De Donato Marcos, Hussain Tanveer, Rodulfo Hectorina, Peters Sunday O, Imumorin Ikhide G, Thomas Bolaji N
Animal Genetics and Genomics Laboratory, Office of International Programs, College of Agriculture and Life Sciences, Cornell University, Ithaca, NY, USA.
Escuela de Bioingenierias, Tecnologico de Monterrey, Campus Querétaro, Santiago de Querétaro, Mexico.
Evol Bioinform Online. 2017 Jun 16;13:1176934317715238. doi: 10.1177/1176934317715238. eCollection 2017.
KCNQ1OT1 is located in the region with the highest number of genes showing genomic imprinting, but the mechanisms controlling the genes under its influence have not been fully elucidated. Therefore, we conducted a comparative analysis of the KCNQ1/KCNQ1OT1-CDKN1C region to study its conservation across the best assembled eutherian mammalian genomes sequenced to date and analyzed potential elements that may be implicated in the control of genomic imprinting in this region. The genomic features in these regions from human, mouse, cattle, and dog show a higher number of genes and CpG islands (detected using cpgplot from EMBOSS), but lower number of repetitive elements (including short interspersed nuclear elements and long interspersed nuclear elements), compared with their whole chromosomes (detected by RepeatMasker). The KCNQ1OT1-CDKN1C region contains the highest number of conserved noncoding sequences (CNS) among mammals, where we found 16 regions containing about 38 different highly conserved repetitive elements (using mVista), such as LINE1 elements: L1M4, L1MB7, HAL1, L1M4a, L1Med, and an LTR element: MLT1H. From these elements, we found 74 CNS showing high sequence identity (>70%) between human, cattle, and mouse, from which we identified 13 motifs (using Multiple Em for Motif Elicitation/Motif Alignment and Search Tool) with a significant probability of occurrence, 3 of which were the most frequent and were used to find transcription factor-binding sites. We detected several transcription factors (using JASPAR suite) from the families SOX, FOX, and GATA. A phylogenetic analysis of these CNS from human, marmoset, mouse, rat, cattle, dog, horse, and elephant shows branches with high levels of support and very similar phylogenetic relationships among these groups, confirming previous reports. Our results suggest that functional DNA elements identified by comparative genomics in a region densely populated with imprinted mammalian genes may be related to the regulation of imprinted gene expression.

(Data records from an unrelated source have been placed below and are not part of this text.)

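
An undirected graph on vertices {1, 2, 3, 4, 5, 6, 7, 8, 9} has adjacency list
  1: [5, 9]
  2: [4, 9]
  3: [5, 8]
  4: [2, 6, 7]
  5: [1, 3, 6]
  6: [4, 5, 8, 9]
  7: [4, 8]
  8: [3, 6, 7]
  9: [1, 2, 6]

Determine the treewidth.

3

A width-3 tree decomposition is:
Bags: B1 = {1, 3, 5, 9}  B2 = {3, 5, 6, 9}  B3 = {3, 6, 8, 9}  B4 = {2, 6, 8, 9}  B5 = {2, 4, 6, 8}  B6 = {2, 4, 7, 8}
Tree: B1–B2, B2–B3, B3–B4, B4–B5, B5–B6
The largest bag has 4 vertices, giving width 3; this decomposition certifies tw(G) ≤ 3. For the lower bound: the 4 vertex sets {1,3,5}, {9}, {6}, {2,4,7,8} are disjoint, each induces a connected subgraph, and every pair is joined by at least one edge of G. Contracting each set to a single vertex therefore yields K_{4} as a minor, and since treewidth is minor-monotone, tw(G) ≥ tw(K_{4}) = 3. Hence tw(G) = 3 exactly.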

KCNQ1OT1位于基因组印记基因数量最多的区域,但影响其调控的基因机制尚未完全阐明。因此,我们对KCNQ1/KCNQ1OT1-CDKN1C区域进行了比较分析,以研究其在迄今测序的最佳组装真兽类哺乳动物基因组中的保守性,并分析可能参与该区域基因组印记调控的潜在元件。与全染色体(通过RepeatMasker检测)相比,人类、小鼠、牛和狗这些区域的基因组特征显示基因和CpG岛数量更多(使用EMBOSS中的cpgplot检测),但重复元件数量更少(包括短散在核元件和长散在核元件)。KCNQ1OT1-CDKN1C区域在哺乳动物中包含数量最多的保守非编码序列(CNS),我们发现16个区域包含约38种不同的高度保守重复元件(使用mVista),如LINE1元件:L1M4、L1MB7、HAL1、L1M4a、L1Med,以及一个LTR元件:MLT1H。从这些元件中,我们发现74个CNS在人类、牛和小鼠之间显示出高序列同一性(>70%),从中我们鉴定出13个具有显著出现概率的基序(使用Multiple Em for Motif Elicitation/Motif Alignment and Search Tool),其中3个最常见,并用于寻找转录因子结合位点。我们从SOX、FOX和GATA家族中检测到几种转录因子(使用JASPAR套件)。对人类、狨猴、小鼠、大鼠、牛、狗、马和大象的这些CNS进行系统发育分析,显示出具有高支持水平的分支,并且这些群体之间的系统发育关系非常相似,证实了先前的报道。我们的结果表明,通过比较基因组学在一个充满印记哺乳动物基因的区域中鉴定出的功能性DNA元件可能与印记基因表达的调控有关。